More than just cameo appearances, food and drink have become essential characters on screen. In the 1990s, “hangout” sitcoms like Friends cast food establishments as communal gathering centers rather than solely spots for power lunches and dates. The 2004 film Sideways, which chronicles two friends on a weeklong road trip through California’s wine country, did more than earn an Oscar—it transformed the wine industry. Winemakers credit the movie with the rise of Pinot Noir. (Sales increased by 16 percent from 2005 through 2008.) And throughout the 2000s, Carrie Bradshaw and her girl gang in Sex and the City were often seen sipping these pink cocktails in martini glasses: Cosmopolitans, made with citrus-flavored vodka, Cointreau, cranberry juice, and lime. It came to represent a New York City lifestyle accessible to women everywhere—it was much more feasible to order a Cosmo at the local bar than to drop $500 on a pair of Manolo Blahnik pumps.
Photographers Get Jiggly With It
The process of producing gelatin by extracting collagen from animal bones was time-consuming and expensive, yet the invention of instant gelatin in the early 1900s made congealed dishes more accessible. Fast, easy, and cost-effective, instant gelatin enabled home cooks to mold entire meals and remake leftovers into a brand-new dish. Jellied salads became particularly popular in the period after World War II with the help of Jell-O’s bright, snappy marketing, as the photographic legacy of the era attests: Americans were obsessed with Jell-O. It was economical to make, tasty to eat, and impressive to photograph.
“A Half-Mile of Pork,” circa 1894, B.L. Singley
In this photo of a slaughterhouse, made to be viewed in an early 3-D photo viewer, “the lines between art and documentary are blurred,” writes curator Susan Bright in Feast for the Eyes. A decade after this photo, similar coverage of slaughterhouses prompted Americans to question the cleanliness of their meat, leading to the Pure Food and Drug Act in 1906 and the creation of the FDA.
Betty Crocker’s Picture Cook Book , 1954
Betty Crocker, a made-up character created by the flour-milling business Washburn Crosby Company, epitomized the American homemaker.
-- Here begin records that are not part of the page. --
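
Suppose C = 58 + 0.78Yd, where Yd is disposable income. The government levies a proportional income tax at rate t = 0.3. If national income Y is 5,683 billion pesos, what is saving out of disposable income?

Yd = (1 − 0.3)(5683) = 0.7(5683) = 3978.1
C = 58 + 0.78(3978.1) = 58 + 3102.918 = 3160.918
S = Yd − C = 3978.1 − 3160.918 = 817.182

S = 817.182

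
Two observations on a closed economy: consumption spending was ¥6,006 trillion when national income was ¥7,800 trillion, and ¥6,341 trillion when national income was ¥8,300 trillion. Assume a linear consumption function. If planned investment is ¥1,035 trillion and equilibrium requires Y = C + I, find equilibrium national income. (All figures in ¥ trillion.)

Y = 5500

MPC = (6341 − 6006)/(8300 − 7800) = 335/500 = 0.67
a = 6006 − 0.67(7800) = 780
Equilibrium: Y = 780 + 0.67Y + 1035
0.33Y = 1815, so Y = 1815/0.33 = 5500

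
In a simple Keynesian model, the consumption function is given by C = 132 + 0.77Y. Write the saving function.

S = Y − C = Y − (132 + 0.77Y) = -132 + (1 − 0.77)Y

S = -132 + 0.23Y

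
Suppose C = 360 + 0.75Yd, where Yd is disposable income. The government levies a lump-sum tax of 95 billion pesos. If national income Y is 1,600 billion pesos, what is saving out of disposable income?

S = 16.25

Yd = Y − T = 1600 − 95 = 1505
C = 360 + 0.75(1505) = 360 + 1128.75 = 1488.75
S = Yd − C = 1505 − 1488.75 = 16.25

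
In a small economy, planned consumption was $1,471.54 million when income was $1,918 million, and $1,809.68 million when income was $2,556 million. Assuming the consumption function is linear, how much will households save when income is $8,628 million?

MPC = (1809.68 − 1471.54)/(2556 − 1918) = 338.14/638 = 0.53
a = 1471.54 − 0.53(1918) = 1471.54 − 1016.54 = 455
C = 455 + 0.53(8628) = 5027.84
S = 8628 − 5027.84 = 3600.16

S = 3600.16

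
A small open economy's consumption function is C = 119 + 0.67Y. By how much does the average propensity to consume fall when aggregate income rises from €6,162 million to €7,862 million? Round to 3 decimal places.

ΔAPC = 0.004

At Y = 6162: C = 119 + 0.67(6162) = 4247.54, APC = 4247.54/6162 = 0.6893
At Y = 7862: C = 5386.54, APC = 5386.54/7862 = 0.6851
Fall in APC = 0.6893 − 0.6851 = 0.0042 ≈ 0.004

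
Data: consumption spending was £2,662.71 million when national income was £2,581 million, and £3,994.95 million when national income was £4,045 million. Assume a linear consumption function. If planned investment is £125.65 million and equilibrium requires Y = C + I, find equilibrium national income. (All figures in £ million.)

MPC = (3994.95 − 2662.71)/(4045 − 2581) = 1332.24/1464 = 0.91
a = 2662.71 − 0.91(2581) = 314
Equilibrium: Y = 314 + 0.91Y + 125.65
0.09Y = 439.65, so Y = 439.65/0.09 = 4885

Y = 4885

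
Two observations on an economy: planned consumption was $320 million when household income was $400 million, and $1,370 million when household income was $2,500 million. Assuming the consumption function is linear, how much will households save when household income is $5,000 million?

MPC = (1370 − 320)/(2500 − 400) = 1050/2100 = 0.5
a = 320 − 0.5(400) = 320 − 200 = 120
C = 120 + 0.5(5000) = 2620
S = 5000 − 2620 = 2380

S = 2380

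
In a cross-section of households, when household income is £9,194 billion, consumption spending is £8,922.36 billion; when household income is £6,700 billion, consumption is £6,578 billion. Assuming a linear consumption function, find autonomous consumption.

MPC = ΔC/ΔY = (8922.36 − 6578)/(9194 − 6700) = 2344.36/2494 = 0.94
a = C − MPC·Y = 6578 − 0.94(6700) = 6578 − 6298 = 280

a = 280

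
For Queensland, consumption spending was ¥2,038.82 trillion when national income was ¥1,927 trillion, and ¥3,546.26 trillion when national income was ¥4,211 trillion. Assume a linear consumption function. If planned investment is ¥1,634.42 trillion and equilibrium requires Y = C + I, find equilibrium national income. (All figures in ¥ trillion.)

MPC = (3546.26 − 2038.82)/(4211 − 1927) = 1507.44/2284 = 0.66
a = 2038.82 − 0.66(1927) = 767
Equilibrium: Y = 767 + 0.66Y + 1634.42
0.34Y = 2401.42, so Y = 2401.42/0.34 = 7063

Y = 7063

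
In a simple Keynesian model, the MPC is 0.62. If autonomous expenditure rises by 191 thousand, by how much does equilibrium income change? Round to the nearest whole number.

The multiplier is 1/(1 − MPC) = 1/0.38.
ΔY = 191/0.38 = 502.63 ≈ 503

ΔY ≈ 503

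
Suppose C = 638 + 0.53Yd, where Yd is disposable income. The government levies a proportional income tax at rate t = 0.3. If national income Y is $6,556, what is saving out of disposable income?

S = 1518.924

Yd = (1 − 0.3)(6556) = 0.7(6556) = 4589.2
C = 638 + 0.53(4589.2) = 638 + 2432.276 = 3070.276
S = Yd − C = 4589.2 − 3070.276 = 1518.924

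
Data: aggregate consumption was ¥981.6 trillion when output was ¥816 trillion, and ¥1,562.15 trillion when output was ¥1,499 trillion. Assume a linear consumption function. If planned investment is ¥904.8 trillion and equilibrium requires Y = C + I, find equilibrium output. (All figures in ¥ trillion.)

MPC = (1562.15 − 981.6)/(1499 − 816) = 580.55/683 = 0.85
a = 981.6 − 0.85(816) = 288
Equilibrium: Y = 288 + 0.85Y + 904.8
0.15Y = 1192.8, so Y = 1192.8/0.15 = 7952

Y = 7952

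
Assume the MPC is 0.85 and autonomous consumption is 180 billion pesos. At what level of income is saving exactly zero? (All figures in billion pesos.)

At break-even, C = Y: 180 + 0.85Y = Y
0.15Y = 180, so Y = 180/0.15 = 1200

Y = 1200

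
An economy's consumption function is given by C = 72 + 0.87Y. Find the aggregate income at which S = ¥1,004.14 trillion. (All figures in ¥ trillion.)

S = Y − C = -72 + 0.13Y
-72 + 0.13Y = 1004.14, so 0.13Y = 1076.14 and Y = 8278

Y = 8278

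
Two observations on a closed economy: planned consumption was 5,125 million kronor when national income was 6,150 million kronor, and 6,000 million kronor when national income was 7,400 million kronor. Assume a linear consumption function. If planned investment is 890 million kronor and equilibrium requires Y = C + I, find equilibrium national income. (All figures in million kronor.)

Y = 5700

MPC = (6000 − 5125)/(7400 − 6150) = 875/1250 = 0.7
a = 5125 − 0.7(6150) = 820
Equilibrium: Y = 820 + 0.7Y + 890
0.3Y = 1710, so Y = 1710/0.3 = 5700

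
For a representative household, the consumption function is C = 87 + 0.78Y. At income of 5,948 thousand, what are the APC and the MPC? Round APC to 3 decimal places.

APC = 0.795; MPC = 0.78

MPC = 0.78 (the slope of the consumption function)
C = 87 + 0.78(5948) = 4726.44, so APC = 4726.44/5948 = 0.795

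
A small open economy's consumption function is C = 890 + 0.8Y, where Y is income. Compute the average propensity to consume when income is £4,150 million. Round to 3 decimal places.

APC = 1.014

C = 890 + 0.8(4150) = 4210
APC = C/Y = 4210/4150 = 1.014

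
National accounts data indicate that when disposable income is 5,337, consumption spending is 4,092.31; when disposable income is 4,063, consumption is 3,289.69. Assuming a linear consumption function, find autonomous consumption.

MPC = ΔC/ΔY = (4092.31 − 3289.69)/(5337 − 4063) = 802.62/1274 = 0.63
a = C − MPC·Y = 3289.69 − 0.63(4063) = 3289.69 − 2559.69 = 730

a = 730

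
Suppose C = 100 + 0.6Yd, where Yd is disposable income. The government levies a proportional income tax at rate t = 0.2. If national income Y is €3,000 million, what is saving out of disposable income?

Yd = (1 − 0.2)(3000) = 0.8(3000) = 2400
C = 100 + 0.6(2400) = 100 + 1440 = 1540
S = Yd − C = 2400 − 1540 = 860

S = 860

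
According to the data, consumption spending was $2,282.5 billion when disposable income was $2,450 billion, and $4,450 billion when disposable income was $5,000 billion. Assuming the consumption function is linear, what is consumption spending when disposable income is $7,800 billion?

C = 6830

MPC = (4450 − 2282.5)/(5000 − 2450) = 2167.5/2550 = 0.85
a = 2282.5 − 0.85(2450) = 2282.5 − 2082.5 = 200
C = 200 + 0.85(7800) = 200 + 6630 = 6830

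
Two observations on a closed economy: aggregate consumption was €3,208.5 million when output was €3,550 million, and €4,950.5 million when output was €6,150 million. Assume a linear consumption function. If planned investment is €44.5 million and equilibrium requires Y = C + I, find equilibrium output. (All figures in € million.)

MPC = (4950.5 − 3208.5)/(6150 − 3550) = 1742/2600 = 0.67
a = 3208.5 − 0.67(3550) = 830
Equilibrium: Y = 830 + 0.67Y + 44.5
0.33Y = 874.5, so Y = 874.5/0.33 = 2650

Y = 2650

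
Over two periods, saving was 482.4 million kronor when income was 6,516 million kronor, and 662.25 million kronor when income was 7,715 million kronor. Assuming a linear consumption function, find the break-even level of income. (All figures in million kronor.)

Y = 3300

MPS = ΔS/ΔY = (662.25 − 482.4)/(7715 − 6516) = 179.85/1199 = 0.15
MPC = 1 − MPS = 0.85
From S(6516) = 482.4: −a + 0.15(6516) = 482.4, so a = 977.4 − 482.4 = 495
Break-even (S = 0): Y = a/MPS = 495/0.15 = 3300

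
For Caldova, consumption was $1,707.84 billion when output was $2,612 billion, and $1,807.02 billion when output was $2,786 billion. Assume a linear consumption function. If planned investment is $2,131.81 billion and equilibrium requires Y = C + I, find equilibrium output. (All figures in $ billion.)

Y = 5467

MPC = (1807.02 − 1707.84)/(2786 − 2612) = 99.18/174 = 0.57
a = 1707.84 − 0.57(2612) = 219
Equilibrium: Y = 219 + 0.57Y + 2131.81
0.43Y = 2350.81, so Y = 2350.81/0.43 = 5467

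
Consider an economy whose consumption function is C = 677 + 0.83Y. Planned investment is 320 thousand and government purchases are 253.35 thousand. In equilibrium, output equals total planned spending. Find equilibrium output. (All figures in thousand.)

Y = 7355

Y = C + I + G = 677 + 0.83Y + 320 + 253.35
Y − 0.83Y = 1250.35
0.17Y = 1250.35, so Y = 1250.35/0.17 = 7355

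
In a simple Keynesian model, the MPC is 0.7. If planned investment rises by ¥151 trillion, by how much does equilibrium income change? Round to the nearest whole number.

ΔY ≈ 503

The multiplier is 1/(1 − MPC) = 1/0.3.
ΔY = 151/0.3 = 503.33 ≈ 503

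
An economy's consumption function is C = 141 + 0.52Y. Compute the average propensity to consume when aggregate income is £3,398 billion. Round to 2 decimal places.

APC = 0.56

C = 141 + 0.52(3398) = 1907.96
APC = C/Y = 1907.96/3398 = 0.56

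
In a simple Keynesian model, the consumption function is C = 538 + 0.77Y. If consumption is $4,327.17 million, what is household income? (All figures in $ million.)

538 + 0.77Y = 4327.17
0.77Y = 3789.17, so Y = 3789.17/0.77 = 4921

Y = 4921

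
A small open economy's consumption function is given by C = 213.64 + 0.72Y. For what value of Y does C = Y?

At break-even, C = Y: 213.64 + 0.72Y = Y
0.28Y = 213.64, so Y = 213.64/0.28 = 763

Y = 763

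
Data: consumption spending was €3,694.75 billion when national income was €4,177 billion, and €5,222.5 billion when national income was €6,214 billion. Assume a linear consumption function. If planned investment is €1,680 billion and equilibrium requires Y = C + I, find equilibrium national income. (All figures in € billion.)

Y = 8968

MPC = (5222.5 − 3694.75)/(6214 − 4177) = 1527.75/2037 = 0.75
a = 3694.75 − 0.75(4177) = 562
Equilibrium: Y = 562 + 0.75Y + 1680
0.25Y = 2242, so Y = 2242/0.25 = 8968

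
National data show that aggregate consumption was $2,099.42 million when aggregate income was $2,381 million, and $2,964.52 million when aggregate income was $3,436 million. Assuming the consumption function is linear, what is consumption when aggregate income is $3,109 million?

C = 2696.38

MPC = (2964.52 − 2099.42)/(3436 − 2381) = 865.1/1055 = 0.82
a = 2099.42 − 0.82(2381) = 2099.42 − 1952.42 = 147
C = 147 + 0.82(3109) = 147 + 2549.38 = 2696.38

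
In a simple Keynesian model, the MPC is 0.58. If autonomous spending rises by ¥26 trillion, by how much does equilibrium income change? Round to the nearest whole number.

The multiplier is 1/(1 − MPC) = 1/0.42.
ΔY = 26/0.42 = 61.90 ≈ 62

ΔY ≈ 62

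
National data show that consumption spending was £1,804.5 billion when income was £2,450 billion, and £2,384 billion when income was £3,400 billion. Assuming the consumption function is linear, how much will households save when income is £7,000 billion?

MPC = (2384 − 1804.5)/(3400 − 2450) = 579.5/950 = 0.61
a = 1804.5 − 0.61(2450) = 1804.5 − 1494.5 = 310
C = 310 + 0.61(7000) = 4580
S = 7000 − 4580 = 2420

S = 2420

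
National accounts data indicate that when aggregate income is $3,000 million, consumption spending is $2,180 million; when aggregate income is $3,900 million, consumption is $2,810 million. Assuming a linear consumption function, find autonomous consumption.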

In 1950, the first edition of Betty Crocker’s Picture Cook Book was published with colorful, bountiful images. The pictures (used here with permission from Feast for the Eyes), which promised readers they could create big, beautiful feasts, embody the opulent postwar mind-set.
La Technique, 1976 , Léon Perrer
In 1976, chef Jacques Pépin published La Technique, which cataloged almost 200 of the most important culinary techniques. The groundbreaking set of photos by Perer, above (republished with permission from Feast for the Eyes) helped Americans learn how to cook through close-ups of Pépin’s hands executing every step of each process, from hollowing out artichokes to trimming shell steak.
Though recipes were long shared orally, home cooks began writing down recipes as literacy rates increased. Then, as Americans became more interested in nutrition in the early 20th century, companies like Weight Watchers began offering recipe cards (like those shown here, excerpted from the history of food photography, Feast for the Eyes) with precise amounts and detailed directions. Subscribers received stacks of cards to trade with friends—and started writing down their own recipes to pass on.